Senate Bill 309, a measure to lower the insured screening age for colorectal cancer from 50 to 45, passed the Senate Insurance & Commerce Committee on a voice vote after an amendment tying coverage to U.S. Preventive Services Task Force (USPSTF) recommendations was accepted.
The bill’s sponsor, Senator Missy Irvin, introduced the measure and said it aims to increase early detection in Arkansas, which she described as one of the deadliest states for colorectal cancer. "The purpose of the bill is to try to...lower the age from 50 to 45 to catch more colorectal cancers," Irvin told the committee. She cited state and national statistics and survivors in the legislature to frame the public-health rationale.
Why it matters: Lowering the insurance-covered screening age is intended to increase early detection when treatment is most effective. Irvin cited the American Cancer Society’s estimate that early detection yields a five-year survival rate of roughly 90 percent compared with about 14 percent for cancers discovered after they have spread. Committee witnesses and medical experts told senators that the USPSTF grades (A and B) indicate screening recommendations for different age brackets and provided the scientific context for the amendment.
Key provisions and coverage details: The amendment adopted by the committee ties covered screening to USPSTF A and B grade recommendations and clarifies that certain at-home stool-based tests (for example, Cologuard) that are A/B rated would be covered beginning at age 45. Committee testimony from the insurance department explained the USPSTF age categories: Grade A recommendation covers ages 50–75 and Grade B covers ages 45–49. Sponsor and witnesses emphasized that when a stool-based screening test is positive, the follow-up colonoscopy would be treated as a completion of the screening episode rather than a diagnostic procedure — eliminating patient cost sharing for that follow-up in the bill’s language.

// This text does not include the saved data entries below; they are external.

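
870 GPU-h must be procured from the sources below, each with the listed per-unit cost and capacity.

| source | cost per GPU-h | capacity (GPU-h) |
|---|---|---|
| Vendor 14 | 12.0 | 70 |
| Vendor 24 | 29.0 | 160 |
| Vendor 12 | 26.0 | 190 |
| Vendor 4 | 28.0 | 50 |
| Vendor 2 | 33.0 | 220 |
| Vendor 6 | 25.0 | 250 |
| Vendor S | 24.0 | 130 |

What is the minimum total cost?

21850

Fill from the cheapest source first.
Vendor 14 at 12.0: take all 70 GPU-h → 800 still needed.
Vendor S (24.0): use full 130 → 670 GPU-h to go.
Vendor 6 at 25.0: take all 250 GPU-h → 420 still needed.
Vendor 12 at 26.0: take all 190 GPU-h → 230 still needed.
Take 50 from Vendor 4 at 28.0 → need 180 more.
Take 160 from Vendor 24 at 29.0 → need 20 more.
Vendor 2 at 33.0: take 20 of its 220 → requirement met.
Cost = 70×12.0 + 130×24.0 + 250×25.0 + 190×26.0 + 50×28.0 + 160×29.0 + 20×33.0 = 21850.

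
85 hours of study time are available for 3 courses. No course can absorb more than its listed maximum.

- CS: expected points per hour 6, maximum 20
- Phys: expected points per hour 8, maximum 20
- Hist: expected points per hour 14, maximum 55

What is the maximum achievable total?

Order the courses by expected points per hour: Hist 14 > Phys 8 > CS 6.
Hist takes 55 to reach its cap of 55 → 30 left.
Phys: +20 to 20 (cap) → 10 left.
CS has room for 20 but only 10 remain, so it gets 10.
Total = 6×10 + 8×20 + 14×55 = 990.

990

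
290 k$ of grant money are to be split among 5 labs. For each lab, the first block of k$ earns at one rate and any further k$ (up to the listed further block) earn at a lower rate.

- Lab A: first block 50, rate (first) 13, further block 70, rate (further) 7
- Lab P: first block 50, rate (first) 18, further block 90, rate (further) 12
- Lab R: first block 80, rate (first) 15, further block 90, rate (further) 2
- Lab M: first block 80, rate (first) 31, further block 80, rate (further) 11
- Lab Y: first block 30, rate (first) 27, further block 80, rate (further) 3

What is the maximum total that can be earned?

Order all 10 blocks by rate: Lab M/tier1 31 > Lab Y/tier1 27 > Lab P/tier1 18 > Lab R/tier1 15 > Lab A/tier1 13 > Lab P/tier2 12 > Lab M/tier2 11 > Lab A/tier2 7 > Lab Y/tier2 3 > Lab R/tier2 2.
Fill Lab M tier1 block (80 at 31) ; 210 left.
Fill Lab Y tier1 block (30 at 27) ; 180 left.
Lab P/tier1 (18): +50 ; 130 left.
Lab R tier1 at 15: fill all 80 ; 50 left.
Fill Lab A tier1 block (50 at 13) ; 0 left.
Total = 31×80 + 27×30 + 18×50 + 15×80 + 13×50 = 6040.

6040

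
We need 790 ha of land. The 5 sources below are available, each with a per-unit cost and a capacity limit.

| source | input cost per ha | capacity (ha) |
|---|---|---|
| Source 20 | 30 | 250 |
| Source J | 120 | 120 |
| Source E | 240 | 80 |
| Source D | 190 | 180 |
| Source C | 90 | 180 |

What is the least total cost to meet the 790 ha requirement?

Use sources in increasing cost order.
Take 250 from Source 20 at 30 → need 540 more.
Source C at 90: take all 180 ha → 360 still needed.
Source J at 120: take all 120 ha → 240 still needed.
Source D at 190: take all 180 ha → 60 still needed.
Source E (240): take the remaining 60 → done.
Cost = 250×30 + 180×90 + 120×120 + 180×190 + 60×240 = 86700.

86700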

What supporters said: Brian Gettle, associate director of advocacy at Exact Sciences (maker of Cologuard), told senators the bill helps expand access to at-home screening options included in USPSTF guidance and said pandemic-era screening declines make outreach and coverage important. "This legislation would cover all the A and B rated tests from the Task Force including Cologuard," Gettle said when describing the product and its public-health impact.
Questions and concerns: Committee members pressed for specifics about how insurers would treat different test grades and whether patients could face out-of-pocket costs when non‑A/B tests are used or when follow-up diagnostic steps are required. Dr. Jonathan Lowry, a UAMS professor of surgery called to explain testing categories, and an insurance department representative responded that A and B grades are the relevant benchmarks insurers historically used and that the amendment reflects insurers’ and the department’s expectations. Senator Elliott asked whether removing A/B distinctions would jeopardize patient care by creating gaps; the sponsor and witnesses reiterated the bill’s intent to preserve coverage for follow-up procedures when screening indicates the need.
Vote and next steps: The committee accepted the insurer-requested amendment and then voted to pass Senate Bill 309 as amended. The bill will move forward in the legislative process as approved by the committee.
Context note: Testimony cited national and state screening statistics, stakeholders’ positions (including the American Cancer Society), and Exact Sciences’ experience. The committee recorded both supportive testimony from the screening industry and clarifying questions from members about patient cost exposure under different testing pathways.